Allies Piercing Tchatalja Lines.

New York Times 100 years ago today, March 30, 1913:
Defiant of Powers, They Push On and May Dictate Peace at Constantinople.
ADRIANOPLE SPOILS HUGE
Turkish Prisoners Numbered 60,000 and a Great Quantity of War Material Was Captured.
    LONDON, March 29.— Although a report from Sofia that the Bulgarian troops have pierced the Tchatalja lines in the neighborhood of Lake Derkos, on the Black Sea, is not yet confirmed, it is evident that fighting is going on there in the face of the orders of the great powers that the Balkan war shall cease.
    The allies have accepted the powers' peace terms as "a basis of negotiations," but cling to their determination to exact an indemnity and refuse to muzzle their guns until the Turks accept their terms.
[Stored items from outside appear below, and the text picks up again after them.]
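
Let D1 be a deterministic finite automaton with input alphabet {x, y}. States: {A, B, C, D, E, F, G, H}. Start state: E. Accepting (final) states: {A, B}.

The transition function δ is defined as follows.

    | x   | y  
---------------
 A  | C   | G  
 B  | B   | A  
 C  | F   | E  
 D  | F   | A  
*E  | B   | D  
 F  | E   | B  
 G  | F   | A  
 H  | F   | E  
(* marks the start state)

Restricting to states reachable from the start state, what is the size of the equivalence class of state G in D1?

First remove the unreachable states {H}; 7 states remain.
Start with accepting vs non-accepting: {A,B} | {C,D,E,F,G}.
On input x, block {A,B} splits into {A} and {B}.
On input x, block {C,D,E,F,G} splits into {C,D,F,G} and {E}.
On input x, block {C,D,F,G} splits into {C,D,G} and {F}.
Refine {C,D,G} on symbol y: members go to different blocks, giving {D,G} and {C}.
The partition is now stable with 6 blocks: {A} | {D,G} | {B} | {E} | {F} | {C}.
The equivalence class containing G is {D,G}, of size 2.

2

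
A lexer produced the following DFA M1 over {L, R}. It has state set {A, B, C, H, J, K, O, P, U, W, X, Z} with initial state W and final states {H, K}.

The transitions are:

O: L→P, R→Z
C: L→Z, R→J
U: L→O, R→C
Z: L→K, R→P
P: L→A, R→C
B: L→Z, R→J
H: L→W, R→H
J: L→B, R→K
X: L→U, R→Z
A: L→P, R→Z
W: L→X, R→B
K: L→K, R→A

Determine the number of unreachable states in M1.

Starting at W and following transitions, the reachable set is {A, B, C, J, K, O, P, U, W, X, Z}. That leaves H unreachable — 1 in total.

1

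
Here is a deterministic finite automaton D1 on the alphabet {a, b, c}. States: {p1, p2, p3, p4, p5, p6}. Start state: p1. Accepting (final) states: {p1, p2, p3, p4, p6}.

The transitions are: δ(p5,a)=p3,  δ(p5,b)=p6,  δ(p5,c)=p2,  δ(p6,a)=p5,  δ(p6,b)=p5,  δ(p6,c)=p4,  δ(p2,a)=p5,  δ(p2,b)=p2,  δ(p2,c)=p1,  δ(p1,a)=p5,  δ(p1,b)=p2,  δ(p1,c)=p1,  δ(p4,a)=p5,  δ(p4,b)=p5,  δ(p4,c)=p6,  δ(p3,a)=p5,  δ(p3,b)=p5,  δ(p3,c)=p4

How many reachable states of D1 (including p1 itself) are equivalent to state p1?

Every state is reachable, so we keep all 6.
Initial partition by acceptance: {p1,p2,p3,p4,p6} | {p5}.
Split {p1,p2,p3,p4,p6} by δ(·,b) → {p3,p4,p6} and {p1,p2}.
The partition is now stable with 3 blocks: {p3,p4,p6} | {p5} | {p1,p2}.
State p1 belongs to the block {p1,p2}, which has 2 states.

2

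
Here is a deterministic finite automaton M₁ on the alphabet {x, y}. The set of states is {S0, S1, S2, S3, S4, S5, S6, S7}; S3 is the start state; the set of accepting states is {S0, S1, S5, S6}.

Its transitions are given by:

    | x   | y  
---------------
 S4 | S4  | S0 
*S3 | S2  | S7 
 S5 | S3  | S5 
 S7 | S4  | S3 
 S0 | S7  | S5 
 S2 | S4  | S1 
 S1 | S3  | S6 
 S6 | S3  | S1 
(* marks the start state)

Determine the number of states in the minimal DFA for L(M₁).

3

All states are reachable from the start state.
Start with accepting vs non-accepting: {S0,S1,S5,S6} | {S2,S3,S4,S7}.
Split {S2,S3,S4,S7} by δ(·,y) → {S2,S4} and {S3,S7}.
No further refinement is possible. Final partition (3 blocks): {S0,S1,S5,S6} | {S2,S4} | {S3,S7}.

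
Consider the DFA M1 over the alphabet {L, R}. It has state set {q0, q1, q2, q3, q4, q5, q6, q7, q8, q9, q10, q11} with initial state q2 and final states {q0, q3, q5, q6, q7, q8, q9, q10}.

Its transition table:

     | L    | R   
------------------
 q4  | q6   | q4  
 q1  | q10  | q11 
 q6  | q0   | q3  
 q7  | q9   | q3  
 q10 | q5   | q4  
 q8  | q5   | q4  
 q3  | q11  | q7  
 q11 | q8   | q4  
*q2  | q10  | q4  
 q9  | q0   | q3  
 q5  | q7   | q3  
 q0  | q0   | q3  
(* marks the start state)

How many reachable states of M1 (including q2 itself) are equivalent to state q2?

States {q1} cannot be reached from the start state, so discard them.
Start with accepting vs non-accepting: {q0,q3,q5,q6,q7,q8,q9,q10} | {q2,q4,q11}.
On input L, block {q0,q3,q5,q6,q7,q8,q9,q10} splits into {q0,q5,q6,q7,q8,q9,q10} and {q3}.
On input R, block {q0,q5,q6,q7,q8,q9,q10} splits into {q0,q5,q6,q7,q9} and {q8,q10}.
Refine {q2,q4,q11} on symbol L: members go to different blocks, giving {q2,q11} and {q4}.
No further refinement is possible. Final partition (5 blocks): {q0,q5,q6,q7,q9} | {q2,q11} | {q3} | {q8,q10} | {q4}.
State q2 belongs to the block {q2,q11}, which has 2 states.

2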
Their experience of the last armistice, they say, was that Turkey used it merely to gain time.
    The Bulgarian Army therefore continues to batter at the Tchatalja lines, and it seems entirely possible that the allies may march into Constantinople before peace is signed.
    The spectacle of the six great powers working in harmony on the Balkan question is matched by the equally strange spectacle of the Balkan States defying them. The concert of the powers remains only as strong as its weakest link, and, as Russia cannot be expected to use her army and navy against her Slav brethren to loosen their grip on the Turk, the proceedings have been reduced to a diplomatic debate.
    The Montenegrins are protesting through the diplomats and the press and by every means against the powers' decision to include Scutari in the new State of Albania. Their argument is:
    "Why should Europe deprive Montenegro of a city, necessary for its prosperity, to create a new and artificial State?"
    The entire Bulgarian Cabinet is proceeding to Adrianople to-morrow with King Ferdinand and will celebrate a Te Deum in the ancient Turkish capital, while the gallant Simkri Pasha and his Generals are prisoners of war in Sofia.